Why Wall Street Forecasts Always Fail

Entertainment, Growth Stocks, Investing Strategies

Wall Street Loves to Make Predictions.

Warren Buffett famously said that forecasts don’t tell you much about the future, but they do tell you a lot about the forecaster.

That’s certainly true. Imagine if you had told someone on January 1, 2019, all the raucous headlines we’d see in the coming 12 months. After learning all that news, I very much doubt they’d predict a booming market for the year. But that’s what we got.

Wall Street loves to make predictions. I’ll give you an example. Each year, Wall Street strategists predict where the S&P 500 will close by the end of the year. For 2020, the consensus is that the S&P 500 will finish up at 3,327. Going by Friday’s close, that’s less than 2% away.

Are they right? Beats me.

But let’s look into those numbers. I took the consensus estimate of Wall Street strategists for the coming year. I then made a scatterplot to see how well those forecasts worked.

There’s almost zero correlation. Basically, the experts are shooting into the dark.

I then made a small but important change. I reran the scatterplot, but this time I compared the coming year’s estimate with the previous year’s result. I found a fairly decent correlation. Except it was a negative correlation.

What does this mean in simple terms? The fancy Wall Street strategists are merely predicting the opposite of the year that just happened. They just water it down some. So if we had a strong year one year, then the strategists will predict a mildly weak one next year. If we have a down year one year, then they’ll predict a mildly strong one next year.
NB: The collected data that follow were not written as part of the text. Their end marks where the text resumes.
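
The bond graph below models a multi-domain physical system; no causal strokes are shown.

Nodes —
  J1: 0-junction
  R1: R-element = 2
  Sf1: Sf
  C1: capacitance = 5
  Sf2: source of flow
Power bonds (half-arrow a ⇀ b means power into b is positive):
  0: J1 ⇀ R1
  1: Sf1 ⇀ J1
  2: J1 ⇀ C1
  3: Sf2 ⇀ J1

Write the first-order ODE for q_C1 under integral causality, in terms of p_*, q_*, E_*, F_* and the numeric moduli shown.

bond 1 |Sf1  (Sf1: flow source, stroke at near end)
bond 3 |Sf2  (source Sf2 imposes f)
bond 2 |J1  (prefer integral on C1)
bond 0 |R1  (common-e at J1 fixed by 2)

dq_C1/dt = F_Sf1 + F_Sf2 - q_C1/10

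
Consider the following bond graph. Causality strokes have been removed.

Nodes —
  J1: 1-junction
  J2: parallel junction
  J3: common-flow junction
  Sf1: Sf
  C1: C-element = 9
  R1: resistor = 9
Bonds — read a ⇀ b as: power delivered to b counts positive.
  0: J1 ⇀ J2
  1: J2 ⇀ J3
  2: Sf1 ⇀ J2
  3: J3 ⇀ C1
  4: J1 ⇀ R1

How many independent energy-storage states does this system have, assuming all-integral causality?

1  (C1 all integral)

β2 stroke at Sf1  (Sf1: flow source, stroke at near end)
β3 stroke at J3  (prefer integral on C1)
β1 stroke at J2  (closing 1-jn rule on J3)
β0 stroke at J1  (J2 effort already set via bond 1)
β4 stroke at R1  (J1: last free bond brings flow in)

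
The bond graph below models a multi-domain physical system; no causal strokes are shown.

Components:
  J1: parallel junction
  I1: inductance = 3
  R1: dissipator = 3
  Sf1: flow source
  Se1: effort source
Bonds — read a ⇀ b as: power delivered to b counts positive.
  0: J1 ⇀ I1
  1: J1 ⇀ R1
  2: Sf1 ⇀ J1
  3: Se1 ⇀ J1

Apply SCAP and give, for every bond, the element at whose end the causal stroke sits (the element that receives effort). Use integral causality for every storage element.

#2 |Sf1  (Sf1 fixes flow; stroke at Sf1)
#3 |J1  (Se1 fixes effort; stroke away)
#0 |I1  (J1 effort already set via bond 3)
#1 |R1  (J1 effort already set via bond 3)

bond 0 stroke at I1
bond 1 stroke at R1
bond 2 stroke at Sf1
bond 3 stroke at J1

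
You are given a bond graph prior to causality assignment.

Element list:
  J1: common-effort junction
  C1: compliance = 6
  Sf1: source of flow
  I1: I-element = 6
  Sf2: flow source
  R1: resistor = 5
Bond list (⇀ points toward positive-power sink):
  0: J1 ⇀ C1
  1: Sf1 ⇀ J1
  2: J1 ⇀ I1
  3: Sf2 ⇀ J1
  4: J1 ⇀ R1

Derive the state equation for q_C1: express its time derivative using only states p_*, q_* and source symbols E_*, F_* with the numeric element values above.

dq_C1/dt = F_Sf1 + F_Sf2 - p_I1/6 - q_C1/30

bond 1 stroke at Sf1  (Sf1 fixes flow; stroke at Sf1)
bond 3 stroke at Sf2  (Sf2 fixes flow; stroke at Sf2)
bond 0 stroke at J1  (C1 integral (e out))
bond 2 stroke at I1  (0-jn J1 has e-setter on 0)
bond 4 stroke at R1  (0-jn J1 has e-setter on 0)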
It’s just that simple—and they get paid a lot of money to do this.

The December Jobs Report

On Friday, the government released the jobs report for December. The U.S. economy created 145,000 net new jobs. That was below expectations of 160,000. The unemployment rate fell to its lowest level since June 1969.

The government also tracks a broader measure of employment called the U-6 rate. For December, that rate fell to 6.7%, which is the lowest rate since it was first tracked in 1994.

The weak spot, however, is wages. To be fair, we’ve seen some improvement here, but we need to see more. Over the past year, average hourly earnings are up by 2.9%. That’s more than inflation, but not by much. Bear in mind that higher wages will eventually translate into higher sales and profits for companies.

We may be seeing evidence that workers are in demand. There was a recent story that Taco Bell is willing to pay general managers $100,000 per year. The company will also start paying employees 24 hours of sick time each year.

Here’s a remarkable look at how the U.S. economy has changed. If we were to have the same jobs-to-population ratio that we had 20 years ago, we’d need 8.8 million more jobs. We could also achieve it if we had 13 million fewer people. What’s changed is that there are many more retirees.

RPM International Beats Earnings

Last week, we got good earnings results from RPM International (RPM). This is one of my favorite little-known stocks. It’s a diversified industrial that’s raised its dividend every year since 1973. Still, many people have never heard of RPM.

For its fiscal Q2, RPM earned 76 cents per share. Wall Street had been expecting 73 cents per share. Net sales rose 2.8% to $1.40 billion. RPM had record cash flow and EBIT margin improved by 180 basis points.

For fiscal 2020 (ending in May), RPM sees earnings ranging between $3.30 and $3.42 per share. Wall Street expects full-year earnings of $3.35 per share.

This is from the earnings report:

“Our very strong bottom-line growth in the quarter was primarily driven by our 2020 MAP to Growth, which is enabling us to grow earnings at a faster rate than those of our peers. Actions taken included delayering management, consolidating manufacturing, and shedding low-margin product lines to free up capacity for more value-added, EBIT-accretive volume. Pricing and moderating raw material inflation also positively impacted results,” stated Frank C. Sullivan, RPM chairman, and chief executive officer. “In spite of a challenging macroeconomic environment, we were pleased with our solid organic-sales growth in the quarter of 3.5%, which resulted from market-share gains and pricing. Acquisitions contributed 0.6% to the quarter’s top-line growth, while foreign currency translation was a 1.3% headwind.”

For Q3, RPM expects sales to be up 2.5% to 4.0%, and 25% to 30% in adjusted growth in earnings before interest and taxes. RPM sees earnings-per-share in the “high-teens to the low-20-cent range.” RPM is a good stock for the long term.